Photo by Alison Murphy
âJust like a restaurant needs to be USDA inspected, so do we,â he said. âIt was perfectly in line with what we were doing to comply with the FSMA guidelines. Our main concern is food security. We tell our customers that we do not grow in the ground, that we watch for pests and diseases and that no insecticides or fungicides are used. The establishment is closed to the public. “
Expanding markets
The Murphys began growing at the new production facility in May 2018. Initially, they thought grocery stores would take in more leafy greens, but they currently take less than 25 percent of the crop produced.

âGrocery stores need to develop their market,â Murphy said. âThey don’t want to buy too much and then see things go wrong.

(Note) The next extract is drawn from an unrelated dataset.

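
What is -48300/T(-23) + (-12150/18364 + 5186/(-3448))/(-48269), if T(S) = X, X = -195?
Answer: 94629262161353/382043535796 ≈ 247.69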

Right now, restaurants are buying more. Hickok’s Steakhouse in Hays, Kan., Is an upscale restaurant that sought out locally grown produce. He now buys all of his green vegetables from us and cooks amazing specialty dishes with our produce. North Central Kansas Technical College has a culinary arts program and catering business and buys from us.
âWe believe our future lies in catering, as they tend to use our product more consistently. Our goal is to grow 100 to 150 pounds of produce per week. We have built the system so that we can double our production capacity if necessary.
Test new crops
When Murphy was doing all the production in the GrowRack, he tried out various crops. While lettuce, kale, arugula and basil are his main crops, he continues to try new species and varieties.
âWe buy all of our seeds from Johnny’s Selected Seeds,â he said. âAfter you’ve experimented with these crops, if they’re going to be grown commercially, it’s all based on the number of turns per square foot. This is where growing up in the GrowRack for a year really helped us. When we started cultivating in the pond system, we were good to go. We had already selected the crops we were going to grow. We plant about 1,000 plants per week.